My son, 11, loves when I sit on the wooden bleachers in the corner of the karate studio and watch while he sweats, grunts, kicks, punches and spars his way through his one-hour, three-times-a-week class. A move well done by our children is perfected by our witnessing it, and by our smiles.
I want to tell you why I love karate for children. I love karate for children because the entire experience makes them better human beings.Here's what I mean: Last night, when the lower-belt class was finishing, the sabunim (head instructor and master) talked to the kids about respect and self-discipline. He asked about homework and reminded them not to watch television on a school night. He asked if anyone had fought with a classmate, neighbor or sibling. He reminded them to answer a request from a parent with a "Yes, ma'am" or "Yes, sir."
He then awarded to one smaller student in the front row a martial-arts patch (very cool-looking) for his uniform. The reason? The boy's teacher and mother had reported that he'd shown improvement in paying attention and completing his schoolwork.
All the students applauded spontaneously. And that was the part that impressed me the most.
What is the typical response of a bunch of kids (or grown-ups, for that matter) when one gets singled out for a reward or compliment? The accolade is generally met with begrudging acknowledgment, grunts, snipes, jokes, razzing, insults or even threats, followed by bad-mouthing gossip.
Why is that? It is a product of selfishness and a lazy kind of competitiveness - i.e., "If I cut you down, then I don't have to feel bad about myself and I don't have to work harder or do better."
I must tell you that there is no superficial "stroking" going on in the karate studio, and there is immediate feedback when a child's attitude, behavior or effort is not what it should and can be. The teacher knows the ability of each student and expects uniformity of effort, not uniformity of outcome.
Thus each student is unique. This brings me to the next example of what is special about children in martial arts.
There is one boy, about 12, who has been studying at this studio for at least four years. He clearly has problems, the most obvious of which are his compromised motor skills.
I've watched him grow in other important areas over the years. This is due to his own grit, of course, but it's also a result of the physical challenges karate presents him with and the way the other students treat him.
When it's his turn to kick or punch or perform some other special exercise or skill, and he's clearly struggling, you hear no giggles, taunts or snickers. Instead, you hear cheers of support. He smiles when his labored attempts are met with " `Attaway!"
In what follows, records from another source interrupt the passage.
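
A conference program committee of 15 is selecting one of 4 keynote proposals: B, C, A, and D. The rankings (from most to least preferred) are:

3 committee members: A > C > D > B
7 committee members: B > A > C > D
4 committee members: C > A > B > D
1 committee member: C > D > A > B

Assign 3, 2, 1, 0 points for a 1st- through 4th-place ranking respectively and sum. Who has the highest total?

B: 3·0 + 7·3 + 4·1 + 1·0 = 25
C: 3·2 + 7·1 + 4·3 + 1·3 = 28
A: 3·3 + 7·2 + 4·2 + 1·1 = 32
D: 3·1 + 7·0 + 4·0 + 1·2 = 5
A has the highest Borda score (32).

A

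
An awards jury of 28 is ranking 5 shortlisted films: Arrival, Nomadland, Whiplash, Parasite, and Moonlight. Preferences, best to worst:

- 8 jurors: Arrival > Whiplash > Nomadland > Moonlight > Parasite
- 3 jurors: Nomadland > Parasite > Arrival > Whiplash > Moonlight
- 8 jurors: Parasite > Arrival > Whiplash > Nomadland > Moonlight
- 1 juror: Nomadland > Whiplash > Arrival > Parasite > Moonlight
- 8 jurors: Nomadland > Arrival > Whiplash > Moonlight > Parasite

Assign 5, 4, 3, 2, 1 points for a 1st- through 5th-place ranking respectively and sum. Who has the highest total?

Arrival: 8·5 + 3·3 + 8·4 + 1·3 + 8·4 = 116
Nomadland: 8·3 + 3·5 + 8·2 + 1·5 + 8·5 = 100
Whiplash: 8·4 + 3·2 + 8·3 + 1·4 + 8·3 = 90
Parasite: 8·1 + 3·4 + 8·5 + 1·2 + 8·1 = 70
Moonlight: 8·2 + 3·1 + 8·1 + 1·1 + 8·2 = 44
Arrival has the highest Borda score (116).

Arrival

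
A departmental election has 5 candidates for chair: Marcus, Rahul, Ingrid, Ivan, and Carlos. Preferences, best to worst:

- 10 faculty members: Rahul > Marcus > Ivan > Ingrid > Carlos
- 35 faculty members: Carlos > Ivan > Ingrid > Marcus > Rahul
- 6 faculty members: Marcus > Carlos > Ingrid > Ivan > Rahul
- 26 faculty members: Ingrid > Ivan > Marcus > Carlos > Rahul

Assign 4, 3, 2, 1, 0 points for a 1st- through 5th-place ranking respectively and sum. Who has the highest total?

Ivan

Marcus: 10·3 + 35·1 + 6·4 + 26·2 = 141
Rahul: 10·4 + 35·0 + 6·0 + 26·0 = 40
Ingrid: 10·1 + 35·2 + 6·2 + 26·4 = 196
Ivan: 10·2 + 35·3 + 6·1 + 26·3 = 209
Carlos: 10·0 + 35·4 + 6·3 + 26·1 = 184
Ivan has the highest Borda score (209).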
It's not that these kids aren't competitive. If you watch them fight on sparring night or at tournaments it's clear they are there to do their best to win. It's just that they haven't given up their humanity in the process.
When the other student gets a "righteous kick on the mark," there isn't rage and recrimination. There is respect for a good move, evidenced by a congratulatory word and a high-five. And then they get back into the fray.
At the end of the class last night, the children were on their backs on the floor, doing sit-ups. They were tired and were probably starting to think of dinner and bedtime. Some of them weren't putting their all into the exercise.
The teacher went over to the first "slacker" and challenged, "Don't you respect yourself, sir?"
The student shouted, "Yes, sir!"
"Well," the teacher continued, "show me how you respect yourself, sir. Let me see you doing your best."
"Yes, sir!" the child shouted again.
And suddenly the whole class was performing sit-ups as though the evening had just started. Amazing, this respect thing.